TREK CARE LOYALTY PROGRAM Sometimes accidents happen and you may need to replace a non-warranty damaged frame or part. That's why we made the Trek Care Loyalty Program. We know how much you love your Trek bike and understand the burden of having to replace a non-warranty damaged bike frame or part. This program can be used to obtain a discount on a replacement frame or component in the case of nonwarranty damage. Contact your local authorized dealer for details.


----------



## softreset (Sep 10, 2013)

Srode said:


> I would think if you bought the bike from that shop they would cover the labor - that's what I have been told by one Trek shop on warranty work including frame replacement anyway.

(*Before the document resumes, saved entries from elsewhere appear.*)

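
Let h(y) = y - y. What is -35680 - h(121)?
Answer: -35680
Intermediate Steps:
h(y) = 0
-35680 - h(121) = -35680 - 1*0 = -35680 + 0 = -35680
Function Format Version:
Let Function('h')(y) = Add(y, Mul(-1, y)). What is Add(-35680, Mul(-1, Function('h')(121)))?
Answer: -35680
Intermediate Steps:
Function('h')(y) = 0
Add(-35680, Mul(-1, Function('h')(121))) = Add(-35680, Mul(-1, 0)) = Add(-35680, 0) = -35680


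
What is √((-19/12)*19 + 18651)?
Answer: √670353/6 ≈ 136.46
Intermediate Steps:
√((-19/12)*19 + 18651) = √(((1/12)*(-19))*19 + 18651) = √(-19/12*19 + 18651) = √(-361/12 + 18651) = √(223451/12) = √670353/6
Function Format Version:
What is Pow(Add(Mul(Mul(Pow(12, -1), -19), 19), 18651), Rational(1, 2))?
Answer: Mul(Rational(1, 6), Pow(670353, Rational(1, 2))) ≈ 136.46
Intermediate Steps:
Pow(Add(Mul(Mul(Pow(12, -1), -19), 19), 18651), Rational(1, 2)) = Pow(Add(Mul(Mul(Rational(1, 12), -19), 19), 18651), Rational(1, 2)) = Pow(Add(Mul(Rational(-19, 12), 19), 18651), Rational(1, 2)) = Pow(Add(Rational(-361, 12), 18651), Rational(1, 2)) = Pow(Rational(223451, 12), Rational(1, 2)) = Mul(Rational(1, 6), Pow(670353, Rational(1, 2)))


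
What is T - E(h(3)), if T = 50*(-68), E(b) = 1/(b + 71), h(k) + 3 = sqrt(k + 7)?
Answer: -7843834/2307 + sqrt(10)/4614 ≈ -3400.0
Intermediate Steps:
h(k) = -3 + sqrt(7 + k) (h(k) = -3 + sqrt(k + 7) = -3 + sqrt(7 + k))
E(b) = 1/(71 + b)
T = -3400
T - E(h(3)) = -3400 - 1/(71 + (-3 + sqrt(7 + 3))) = -3400 - 1/(71 + (-3 + sqrt(10))) = -3400 - 1/(68 + sqrt(10))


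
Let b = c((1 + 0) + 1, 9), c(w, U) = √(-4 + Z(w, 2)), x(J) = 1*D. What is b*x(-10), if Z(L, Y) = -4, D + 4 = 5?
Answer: 2*I*√2 ≈ 2.8284*I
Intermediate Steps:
D = 1 (D = -4 + 5 = 1)
x(J) = 1 (x(J) = 1*1 = 1)
c(w, U) = 2*I*√2 (c(w, U) = √(-4 - 4) = √(-8) = 2*I*√2)
b = 2*I*√2 ≈ 2.8284*I
b*x(-10) = (2*I*√2)*1 = 2*I*√2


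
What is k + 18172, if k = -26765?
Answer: -8593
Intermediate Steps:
k + 18172 = -26765 + 18172 = -8593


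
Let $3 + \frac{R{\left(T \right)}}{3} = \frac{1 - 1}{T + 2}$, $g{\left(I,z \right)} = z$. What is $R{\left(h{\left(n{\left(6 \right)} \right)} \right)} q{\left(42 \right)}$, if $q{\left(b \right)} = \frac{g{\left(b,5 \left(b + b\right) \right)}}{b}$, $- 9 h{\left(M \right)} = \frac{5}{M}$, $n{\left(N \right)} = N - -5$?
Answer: $-90$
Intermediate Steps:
$n{\left(N \right)} = 5 + N$ ($n{\left(N \right)} = N + 5 = 5 + N$)
$h{\left(M \right)} = - \frac{5}{9 M}$ ($h{\left(M \right)} = - \frac{5 \frac{1}{M}}{9} = - \frac{5}{9 M}$)
$R{\left(T \right)} = -9$ ($R{\left(T \right)} = -9 + 3 \frac{1 - 1}{T + 2} = -9 + 3 \frac{0}{2 + T} = -9 + 3 \cdot 0 = -9 + 0 = -9$)
$q{\left(b \right)} = 10$ ($q{\left(b \right)} = \frac{5 \left(b + b\right)}{b} = \frac{5 \cdot 2 b}{b} = \frac{10 b}{b} = 10$)
$R{\left(h{\left(n{\left(6 \right)} \right)} \right)} q{\left(42 \right)} = \left(-9\right) 10 = -90$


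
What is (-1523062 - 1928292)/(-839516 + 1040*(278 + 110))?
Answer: 1725677/217998 ≈ 7.9160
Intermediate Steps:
(-1523062 - 1928292)/(-839516 + 1040*(278 + 110)) = -3451354/(-839516 + 1040*388) = -3451354/(-839516 + 403520) = -3451354/(-435996) = -3451354*(-1/435996) = 1725677/217998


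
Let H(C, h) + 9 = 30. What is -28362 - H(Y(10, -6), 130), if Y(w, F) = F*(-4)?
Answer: -28383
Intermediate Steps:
Y(w, F) = -4*F
H(C, h) = 21 (H(C, h) = -9 + 30 = 21)
-28362 - H(Y(10, -6), 130) = -28362 - 1*21 = -28362 - 21 = -28383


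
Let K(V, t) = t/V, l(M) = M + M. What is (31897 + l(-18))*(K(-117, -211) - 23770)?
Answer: -88601585819/117 ≈ -7.5728e+8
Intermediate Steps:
l(M) = 2*M
(31897 + l(-18))*(K(-117, -211) - 23770) = (31897 + 2*(-18))*(-211/(-117) - 23770) = (31897 - 36)*(-211*(-1/117) - 23770) = 31861*(211/117 - 23770) = 31861*(-2780879/117) = -88601585819/117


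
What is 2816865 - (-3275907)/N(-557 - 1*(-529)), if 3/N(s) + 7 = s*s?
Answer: 851276778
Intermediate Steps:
N(s) = 3/(-7 + s²) (N(s) = 3/(-7 + s*s) = 3/(-7 + s²))
2816865 - (-3275907)/N(-557 - 1*(-529)) = 2816865 - (-3275907)/(3/(-7 + (-557 - 1*(-529))²)) = 2816865 - (-3275907)/(3/(-7 + (-557 + 529)²)) = 2816865 - (-3275907)/(3/(-7 + (-28)²)) = 2816865 - (-3275907)/(3/(-7 + 784)) = 2816865 - (-3275907)/(3/777) = 2816865 - (-3275907)/(3*(1/777)) = 2816865 - (-3275907)/1/259 = 2816865 - (-3275907)*259 = 2816865 - 1*(-848459913) = 2816865 + 848459913 = 851276778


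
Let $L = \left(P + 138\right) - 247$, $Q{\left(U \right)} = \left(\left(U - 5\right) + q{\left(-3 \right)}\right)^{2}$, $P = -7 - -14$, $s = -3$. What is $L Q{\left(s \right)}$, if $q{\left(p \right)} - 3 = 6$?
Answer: $-102$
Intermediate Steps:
$q{\left(p \right)} = 9$ ($q{\left(p \right)} = 3 + 6 = 9$)
$P = 7$ ($P = -7 + 14 = 7$)
$Q{\left(U \right)} = \left(4 + U\right)^{2}$ ($Q{\left(U \right)} = \left(\left(U - 5\right) + 9\right)^{2} = \left(\left(-5 + U\right) + 9\right)^{2} = \left(4 + U\right)^{2}$)
$L = -102$ ($L = \left(7 + 138\right) - 247 = 145 - 247 = -102$)
$L Q{\left(s \right)} = - 102 \left(4 - 3\right)^{2} = - 102 \cdot 1^{2} = \left(-102\right) 1 = -102$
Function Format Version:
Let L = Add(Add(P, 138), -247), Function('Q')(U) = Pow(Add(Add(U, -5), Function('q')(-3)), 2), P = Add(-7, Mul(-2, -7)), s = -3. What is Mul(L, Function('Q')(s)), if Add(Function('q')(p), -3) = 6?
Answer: -102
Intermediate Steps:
Function('q')(p) = 9 (Function('q')(p) = Add(3, 6) = 9)
P = 7 (P = Add(-7, 14) = 7)
Function('Q')(U) = Pow(Add(4, U), 2) (Function('Q')(U) = Pow(Add(Add(U, -5), 9), 2) = Pow(Add(Add(-5, U), 9), 2) = Pow(Add(4, U), 2))
L = -102 (L = Add(Add(7, 138), -247) = Add(145, -247) = -102)
Mul(L, Function('Q')(s)) = Mul(-102, Pow(Add(4, -3), 2)) = Mul(-102, Pow(1, 2)) = Mul(-102, 1) = -102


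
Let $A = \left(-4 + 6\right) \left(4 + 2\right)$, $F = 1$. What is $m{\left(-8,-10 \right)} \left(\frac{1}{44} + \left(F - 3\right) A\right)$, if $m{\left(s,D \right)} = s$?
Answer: $\frac{2110}{11} \approx 191.82$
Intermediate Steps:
$A = 12$ ($A = 2 \cdot 6 = 12$)
$m{\left(-8,-10 \right)} \left(\frac{1}{44} + \left(F - 3\right) A\right) = - 8 \left(\frac{1}{44} + \left(1 - 3\right) 12\right) = - 8 \left(\frac{1}{44} - 24\right) = \left(-8\right) \left(- \frac{1055}{44}\right) = \frac{2110}{11}$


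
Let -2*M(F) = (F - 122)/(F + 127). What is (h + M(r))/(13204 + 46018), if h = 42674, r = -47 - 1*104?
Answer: 682693/947552 ≈ 0.72048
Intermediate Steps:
r = -151 (r = -47 - 104 = -151)
M(F) = -(-122 + F)/(2*(127 + F)) (M(F) = -(F - 122)/(2*(F + 127)) = -(-122 + F)/(2*(127 + F)))
(h + M(r))/(13204 + 46018) = (42674 + (122 - 1*(-151))/(2*(127 - 151)))/(13204 + 46018) = (42674 + (1/2)*(122 + 151)/(-24))/59222 = (42674 + (1/2)*(-1/24)*273)*(1/59222) = (42674 - 91/16)*(1/59222) = (682693/16)*(1/59222) = 682693/947552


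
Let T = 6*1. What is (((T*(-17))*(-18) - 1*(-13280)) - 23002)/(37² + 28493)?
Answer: -3943/14931 ≈ -0.26408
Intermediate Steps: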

That's usually how it works. The shop I work at will cover labor on a warranty claim if you bought the bike from us. If you bring a bike in that you bought elsewhere and we need to do a full tear down there's a warranty handling fee.


----------



## gabedad (Jul 12, 2012)

That's why trek care plus is so worth it


----------



## nesdog (Jul 15, 2004)

To update: 

I wrote to Trek via their web posted own Customer Service link: I got nothing back.

I went to the LBS who took pictures and agreed the frame shouldn't be fading that quickly: I never heard from them again despite their promise to follow up. I'll have to drop in this weekend. 

My problem is that I really like the 2014 blue frame and the likelihood is that any replacement will be this year's model, which I don't care for. So in the end, I guess I'll just let this go.


----------



## Opus51569 (Jul 21, 2009)

nesdog said:


> So in the end, I guess I'll just let this go.


That's likely what both Trek and your LBS were hoping for.

I don't blame you, though.


----------